Computing pole order of $f(z)=\frac{e^z}{(z+1)^3(z-2)}$ at $z_0=2$ 
Determine the singularity type of $f(z)=\frac{e^z}{(z+1)^3(z-2)}$ at $z_0=2$.

$\lim_{z\to -2}\frac{e^z}{(z+1)^3(z-2)}=\infty $
so the singularity is pole.I know the solution where it states it is a pole of order 1. However I cannot see how I can find that out.
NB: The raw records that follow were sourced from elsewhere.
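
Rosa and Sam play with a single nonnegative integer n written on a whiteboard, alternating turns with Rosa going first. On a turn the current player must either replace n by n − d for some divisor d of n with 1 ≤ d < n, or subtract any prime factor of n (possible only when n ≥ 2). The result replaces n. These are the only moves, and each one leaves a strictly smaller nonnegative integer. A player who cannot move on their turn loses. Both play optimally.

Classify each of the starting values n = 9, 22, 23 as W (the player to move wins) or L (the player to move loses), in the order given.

9: L, 22: W, 23: W

Classify positions by backward induction: terminal positions (no move available) are L. From any other position, the mover wins iff some move reaches an L.
n=0: no move → L
n=1: no move → L
n=2: reaches L-position 0 → W
n=3: reaches L-position 0 → W
n=4: only reaches 2(W), 3(W), all W → L
n=5: reaches L-position 0 → W
n=6: reaches L-position 4 → W
n=7: reaches L-position 0 → W
n=8: reaches L-position 4 → W
n=9: only reaches 6(W), 8(W), all W → L
n=10: reaches L-position 9 → W
n=11: reaches L-position 0 → W
n=12: reaches L-position 9 → W
n=13: reaches L-position 0 → W
n=14: only reaches 7(W), 12(W), 13(W), all W → L
n=15: reaches L-position 14 → W
n=16: reaches L-position 14 → W
n=17: reaches L-position 0 → W
n=18: reaches L-position 9 → W
n=19: reaches L-position 0 → W
n=20: only reaches 10(W), 15(W), 16(W), 18(W), 19(W), all W → L
n=21: reaches L-position 14 → W
n=22: reaches L-position 20 → W
n=23: reaches L-position 0 → W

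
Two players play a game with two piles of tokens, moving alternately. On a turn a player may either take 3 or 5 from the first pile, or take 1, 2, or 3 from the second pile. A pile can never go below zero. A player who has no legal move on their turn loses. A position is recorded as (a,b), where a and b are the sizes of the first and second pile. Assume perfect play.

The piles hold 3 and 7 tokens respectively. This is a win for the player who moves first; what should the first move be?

Classify positions by backward induction: terminal positions (no move available) are L. From any other position, the mover wins iff some move reaches an L.
No move ever increases a pile, so every position that can arise here has a ≤ 3 and b ≤ 7; it is enough to label the cells with 0 ≤ a ≤ 3 and 0 ≤ b ≤ 7.
Every move lowers a or b (never raises either), so fill the grid row by row in increasing a, and left to right within a row: each cell's successors are then already labelled.
      b=0  b=1  b=2  b=3  b=4  b=5  b=6  b=7
a=0:    L    W    W    W    L    W    W    W
a=1:    L    W    W    W    L    W    W    W
a=2:    L    W    W    W    L    W    W    W
a=3:    W    L    W    W    W    L    W    W
Cells with no legal move (terminal, hence L): (0,0), (1,0), (2,0).
The remaining L cells, each justified by listing all of its moves:
(0,4): L (options (0,3)(W), (0,2)(W), (0,1)(W) are all W)
(1,4): L (options (1,3)(W), (1,2)(W), (1,1)(W) are all W)
(2,4): L (options (2,3)(W), (2,2)(W), (2,1)(W) are all W)
(3,1): L (options (0,1)(W), (3,0)(W) are all W)
(3,5): L (options (0,5)(W), (3,4)(W), (3,3)(W), (3,2)(W) are all W)
Every other cell has at least one move into one of the L cells above, so it is W.
From (3,7), the L positions reachable in one move are: (3,5).

Move to (3,5).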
If I take $w=z-2$ then the Laurent series:
$\frac{1+(w-1)+\frac{(w-2)^2}{2!}\frac{(w-2)^3}{3!}+\frac{(w-2)^4}{4!}...}{(w-1)^3 w}$
But I cannot see how the pole order is going to be 1.
Question:
Can someone help me computing the order of the pole?
Thanks in advance!
 A: If $f$ has a pole at $z_0$ then the order of the pole is the smallest positive integer $k$ with the property that
$$
 (z-z_0)^k f(z)
$$
has a removable singularity at $z=z_0$. Or equivalently, the unique positive integer $k$ with the property that
$$
 \lim_{z \to z_0}(z-z_0)^k f(z) \text{ exists and is not zero.}
$$
In your case, 
$$
g(z) = (z-2)^1f(z) = \frac{e^z}{(z+1)^3}
$$
is holomorphic in a neighborhood of $z_0=2$ with $g(2) \ne 0$, which shows that $f$ has a pole of order $1$ at $z_0=2$.
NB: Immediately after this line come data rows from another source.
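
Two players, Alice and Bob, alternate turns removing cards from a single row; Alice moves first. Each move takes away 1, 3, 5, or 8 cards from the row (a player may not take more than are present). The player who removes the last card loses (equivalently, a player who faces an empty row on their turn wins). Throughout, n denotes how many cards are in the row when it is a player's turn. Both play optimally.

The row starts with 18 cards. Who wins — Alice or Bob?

Positions with no move are W. A position that does have a move is losing for the player to move precisely when every available move leads to a winning position for the opponent. Fill in the labels:
n=0: no move; the opponent has just taken the last card and therefore loses → W
n=1: only reaches 0(W), which is W → L
n=2: reaches L-position 1 → W
n=3: only reaches 2(W), 0(W), all W → L
n=4: reaches L-position 3 → W
n=5: only reaches 4(W), 2(W), 0(W), all W → L
n=6: reaches L-position 5 → W
n=7: only reaches 6(W), 4(W), 2(W), all W → L
n=8: reaches L-position 7 → W
n=9: reaches L-position 1 → W
n=10: reaches L-position 7 → W
n=11: reaches L-position 3 → W
n=12: reaches L-position 7 → W
n=13: reaches L-position 5 → W
n=14: only reaches 13(W), 11(W), 9(W), 6(W), all W → L
n=15: reaches L-position 14 → W
n=16: only reaches 15(W), 13(W), 11(W), 8(W), all W → L
n=17: reaches L-position 16 → W
n=18: only reaches 17(W), 15(W), 13(W), 10(W), all W → L
The starting position 18 is L: whatever Alice does, the opponent receives a W position.

Bob wins.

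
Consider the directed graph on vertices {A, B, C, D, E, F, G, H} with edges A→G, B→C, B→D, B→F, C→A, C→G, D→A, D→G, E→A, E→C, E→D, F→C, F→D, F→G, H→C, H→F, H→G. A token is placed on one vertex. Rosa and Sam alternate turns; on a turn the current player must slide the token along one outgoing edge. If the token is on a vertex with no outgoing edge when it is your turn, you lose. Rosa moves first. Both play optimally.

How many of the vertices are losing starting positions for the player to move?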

Or in terms of Laurent series: $g$ has a Taylor series
$$
 g(z) = b_0 + b_1(z-2) + b_2 (z-2)^2 + \ldots
$$
at $z_0 = 2$, with $b_0 = g(2) \ne 0$, so that
$$
 f(z) =\frac{b_0}{z-2 } + b_1 + b_1 (z-2) + \ldots
$$
is the Laurent series of $f$ at $z_0=2$.

You can also argue that
$$
 \frac{1}{f(z)} = (z-2) h(z)
$$
where 
$$
 h(z) = \frac{(z+1)^3}{e^z}
$$
is holomorphic and not zero in a neighborhood of $z_0=2$, so that $1/f$ has a simple zero at $z_0=2$.
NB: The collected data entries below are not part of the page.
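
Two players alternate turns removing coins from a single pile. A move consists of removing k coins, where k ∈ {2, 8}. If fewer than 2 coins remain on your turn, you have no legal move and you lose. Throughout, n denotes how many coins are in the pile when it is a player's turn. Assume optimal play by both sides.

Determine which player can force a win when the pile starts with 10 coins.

The second player wins.

Positions with no move are L. A position that does have a move is losing for the player to move precisely when every available move leads to a winning position for the opponent. Fill in the labels:
n=0: no move → L
n=1: no move → L
n=2: reaches L-position 0 → W
n=3: reaches L-position 1 → W
n=4: only reaches 2(W), which is W → L
n=5: only reaches 3(W), which is W → L
n=6: reaches L-position 4 → W
n=7: reaches L-position 5 → W
n=8: reaches L-position 0 → W
n=9: reaches L-position 1 → W
n=10: only reaches 8(W), 2(W), all W → L
Every move from 10 reaches a W position, so the mover loses.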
A: At $z= 2$ , only the term $z-2$ makes the function indefinite, whereas, $e^z \ and \ (z+1)^3$ give finite values at $z=2$ viz., $e^2 \ and \ 27$. So we need to consider only $z-2$ which is of order 1. Thus the pole is of order 1.
Similarly if we see at $z= -1$, only the term $(z+1)^3$ makes the function indefinite as $e^{-1}$ and $-1-2 = -3$ are finite. Here the root(pole) occurs thrice. So in this case, the pole is of order 3.
As another example, consider
$g(z) = \frac{1}{z(e^z - 1)}$
At $z_0 = 0$, both the terms $z = 0$ and $e^0 - 1 = 1-1 = 0$ make the function indefinite (as the denominator becomes zero) . So the pole is of order 2.